Çiçeklerin bostanı, cinan-ı hilkatte cilveger olan, ezhara perestiş eden ve şair denilen bülbüllerin nağamâtıdır. Bülbüllerin nağamâtına âheng-i rûhanî veren ise, nazm-ı maânîdir.
Hal böyle iken, Araptan olmayan dahîl ve tufeylî ve acemîler belâğat-ı Arabiyede üdeba sırasına geçmeye çalıştıklarından, iş çığırdan çıktı. Zira bir milletin mizacı o milletin hissiyatının menşei olduğu gibi, lisan-ı millîsi de hissiyatının mâkesidir.
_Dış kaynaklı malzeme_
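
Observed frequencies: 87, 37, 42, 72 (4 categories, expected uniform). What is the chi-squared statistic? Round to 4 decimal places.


chi2 = sum((O-E)^2/E), E = total/4
total = 238, E = 238/4 = 59.5
(87 - 59.5)^2 / 59.5 = 756.25 / 59.5 = 3025/238 ≈ 12.710084
(37 - 59.5)^2 / 59.5 = 506.25 / 59.5 = 2025/238 ≈ 8.508403
(42 - 59.5)^2 / 59.5 = 306.25 / 59.5 = 175/34 ≈ 5.147059
(72 - 59.5)^2 / 59.5 = 156.25 / 59.5 = 625/238 ≈ 2.626050
chi2 = 3450/119 ≈ 28.991597

28.9916


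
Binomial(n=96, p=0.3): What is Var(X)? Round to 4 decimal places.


Var = n*p*(1-p) = 96 * 0.3 * 0.7 = 20.16

20.1600


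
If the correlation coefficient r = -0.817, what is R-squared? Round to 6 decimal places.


R^2 = r^2 = (-0.817)^2 = 0.667489

0.667489


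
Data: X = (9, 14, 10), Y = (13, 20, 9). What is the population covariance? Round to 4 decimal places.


Cov = (1/n)*sum((xi-xbar)(yi-ybar))
n = 3, xbar = 33/3 = 11, ybar = 42/3 = 14
sum((xi-xbar)(yi-ybar)) = 25
Cov = 25 / 3 = 25/3 ≈ 8.333333

8.3333


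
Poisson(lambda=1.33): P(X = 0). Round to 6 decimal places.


P = e^(-lam) * lam^k / k!
e^(-1.33) ≈ 0.2644773
lam^k = 1.33^0 = 1
k! = 0! = 1
P = 0.2644773 * 1 / 1 ≈ 0.264477

0.264477


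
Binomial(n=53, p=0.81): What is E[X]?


E[X] = n*p = 53 * 0.81 = 42.93

42.93


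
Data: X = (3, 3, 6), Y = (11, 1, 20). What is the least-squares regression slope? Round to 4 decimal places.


b = sum((xi-xbar)(yi-ybar)) / sum((xi-xbar)^2)
n = 3, xbar = 12/3 = 4, ybar = 32/3 ≈ 10.666667
Sxy = sum((xi-xbar)(yi-ybar)) = 28
Sxx = sum((xi-xbar)^2) = 6
b = Sxy / Sxx = 14/3 ≈ 4.666667

4.6667


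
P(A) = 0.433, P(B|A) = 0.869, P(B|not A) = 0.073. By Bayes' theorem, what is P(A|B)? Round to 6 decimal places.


P(A|B) = P(B|A)*P(A) / P(B), P(B) = P(B|A)*P(A) + P(B|not A)*P(not A)
P(B|A)*P(A) = 0.869 * 0.433 = 0.376277
P(B|not A)*P(not A) = 0.073 * 0.567 = 0.041391
P(B) = 0.376277 + 0.041391 = 0.417668
P(A|B) = 0.376277 / 0.417668 ≈ 0.90089976

0.900900


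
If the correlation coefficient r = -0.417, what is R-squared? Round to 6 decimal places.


R^2 = r^2 = (-0.417)^2 = 0.173889

0.173889


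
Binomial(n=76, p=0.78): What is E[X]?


E[X] = n*p = 76 * 0.78 = 59.28

59.28


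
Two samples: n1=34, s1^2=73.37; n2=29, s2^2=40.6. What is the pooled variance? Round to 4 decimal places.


sp^2 = ((n1-1)*s1^2 + (n2-1)*s2^2)/(n1+n2-2)
(n1-1)*s1^2 = 33 * 73.37 = 2421.21
(n2-1)*s2^2 = 28 * 40.6 = 1136.8
numerator = 2421.21 + 1136.8 = 3558.01
n1+n2-2 = 61
sp^2 = 3558.01 / 61 = 355801/6100 ≈ 58.328033

58.3280


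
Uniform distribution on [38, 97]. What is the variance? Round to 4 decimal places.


Var = (b-a)^2 / 12
(b-a)^2 = (97 - 38)^2 = 3481
Var = 3481/12 ≈ 290.083333

290.0833


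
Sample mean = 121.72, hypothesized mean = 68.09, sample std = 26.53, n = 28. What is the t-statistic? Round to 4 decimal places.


t = (xbar - mu0) / (s/sqrt(n))
xbar - mu0 = 121.72 - 68.09 = 53.63
sqrt(28) ≈ 5.29150262
s/sqrt(n) = 26.53 / 5.29150262 ≈ 5.01369873
t = 53.63 / 5.01369873 ≈ 10.696694

10.6967


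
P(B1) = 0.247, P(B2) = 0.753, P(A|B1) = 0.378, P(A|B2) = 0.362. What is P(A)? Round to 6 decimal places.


P(A) = P(A|B1)*P(B1) + P(A|B2)*P(B2)
P(A|B1)*P(B1) = 0.378 * 0.247 = 0.093366
P(A|B2)*P(B2) = 0.362 * 0.753 = 0.272586
P(A) = 0.093366 + 0.272586 = 0.365952

0.365952


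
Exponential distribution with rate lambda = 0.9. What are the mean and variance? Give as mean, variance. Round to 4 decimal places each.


mean = 1/lam, var = 1/lam^2
mean = 1 / 0.9 = 10/9 ≈ 1.111111
lam^2 = 0.9^2 = 0.81
var = 1 / 0.81 = 100/81 ≈ 1.234568

1.1111, 1.2346


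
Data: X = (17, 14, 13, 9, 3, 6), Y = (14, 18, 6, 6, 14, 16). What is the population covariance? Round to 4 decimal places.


Cov = (1/n)*sum((xi-xbar)(yi-ybar))
n = 6, xbar = 62/6 = 31/3 ≈ 10.333333, ybar = 74/6 = 37/3 ≈ 12.333333
sum((xi-xbar)(yi-ybar)) = -14/3 ≈ -4.666667
Cov = -4.666667 / 6 = -7/9 ≈ -0.777778

-0.7778


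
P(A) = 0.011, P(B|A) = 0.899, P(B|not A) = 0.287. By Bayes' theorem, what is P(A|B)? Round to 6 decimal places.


P(A|B) = P(B|A)*P(A) / P(B), P(B) = P(B|A)*P(A) + P(B|not A)*P(not A)
P(B|A)*P(A) = 0.899 * 0.011 = 0.009889
P(B|not A)*P(not A) = 0.287 * 0.989 = 0.283843
P(B) = 0.009889 + 0.283843 = 0.293732
P(A|B) = 0.009889 / 0.293732 ≈ 0.03366674

0.033667


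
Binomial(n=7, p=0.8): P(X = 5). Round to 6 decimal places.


P = C(n,k) * p^k * (1-p)^(n-k)
C(7,5) = 21
p^k = 0.8^5 = 0.32768
(1-p)^(n-k) = 0.2^2 = 0.04
P = 21 * 0.32768 * 0.04 ≈ 0.275251

0.275251


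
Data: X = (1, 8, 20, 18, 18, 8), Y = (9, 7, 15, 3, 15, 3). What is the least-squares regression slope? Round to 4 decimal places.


b = sum((xi-xbar)(yi-ybar)) / sum((xi-xbar)^2)
n = 6, xbar = 73/6 ≈ 12.166667, ybar = 52/6 = 26/3 ≈ 8.666667
Sxy = sum((xi-xbar)(yi-ybar)) = 241/3 ≈ 80.333333
Sxx = sum((xi-xbar)^2) = 1733/6 ≈ 288.833333
b = Sxy / Sxx = 482/1733 ≈ 0.278130

0.2781


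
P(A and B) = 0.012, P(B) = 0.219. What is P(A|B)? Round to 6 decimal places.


P(A|B) = P(A and B) / P(B) = 0.012 / 0.219 = 4/73 ≈ 0.05479452

0.054795


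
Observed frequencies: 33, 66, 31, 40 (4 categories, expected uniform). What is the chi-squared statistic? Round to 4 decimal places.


chi2 = sum((O-E)^2/E), E = total/4
total = 170, E = 170/4 = 42.5
(33 - 42.5)^2 / 42.5 = 90.25 / 42.5 = 361/170 ≈ 2.123529
(66 - 42.5)^2 / 42.5 = 552.25 / 42.5 = 2209/170 ≈ 12.994118
(31 - 42.5)^2 / 42.5 = 132.25 / 42.5 = 529/170 ≈ 3.111765
(40 - 42.5)^2 / 42.5 = 6.25 / 42.5 = 5/34 ≈ 0.147059
chi2 = 1562/85 ≈ 18.376471

18.3765


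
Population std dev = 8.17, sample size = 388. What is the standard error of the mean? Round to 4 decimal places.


SE = sigma / sqrt(n)
sqrt(388) ≈ 19.697716
SE = 8.17 / 19.697716 ≈ 0.414769

0.4148


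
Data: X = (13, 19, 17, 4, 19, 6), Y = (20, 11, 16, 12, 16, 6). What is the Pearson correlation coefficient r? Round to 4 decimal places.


r = sum((xi-xbar)(yi-ybar)) / sqrt(sum((xi-xbar)^2) * sum((yi-ybar)^2))
n = 6, xbar = 78/6 = 13, ybar = 81/6 = 13.5
Sxy = sum((xi-xbar)(yi-ybar)) = 76
Sxx = sum((xi-xbar)^2) = 218
Syy = sum((yi-ybar)^2) = 119.5
sqrt(Sxx*Syy) ≈ 161.403222
r = Sxy / sqrt(Sxx*Syy) = 76 / 161.403222 ≈ 0.470870

0.4709


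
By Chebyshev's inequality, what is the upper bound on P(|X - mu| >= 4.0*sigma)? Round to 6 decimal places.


P <= 1/k^2
k^2 = 4.0^2 = 16
1/k^2 = 1 / 16 = 0.0625

0.062500


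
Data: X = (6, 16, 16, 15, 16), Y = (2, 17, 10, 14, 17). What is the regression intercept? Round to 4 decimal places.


a = ybar - b*xbar, where b = sum((xi-xbar)(yi-ybar)) / sum((xi-xbar)^2)
n = 5, xbar = 69/5 = 13.8, ybar = 60/5 = 12
Sxy = sum((xi-xbar)(yi-ybar)) = 98
Sxx = sum((xi-xbar)^2) = 76.8
b = Sxy / Sxx = 245/192 ≈ 1.276042
a = 12 - 1.276042 * 13.8 = -5.609375

-5.6094


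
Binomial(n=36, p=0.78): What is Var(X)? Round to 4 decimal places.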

Milletin emziceleri muhtelif olduğu gibi, lisanlarındaki istidad-ı belâğat dahi mütefavittir–lasiyyemâ Arabî lisanı gibi nahvî bir lisan olsa...
Bu sırra binaen, cereyan-ı efkâra mecrâ ve belâğat çiçeklerine çimengâh olmaya çok derece nâkıs ve kısa ve kuru ve kır'av olan nazm-ı lâfız; mecrâ-yı tabiîsi olan nazm-ı mânâya mukabele ederek belâğatı müşevveş etmiştir.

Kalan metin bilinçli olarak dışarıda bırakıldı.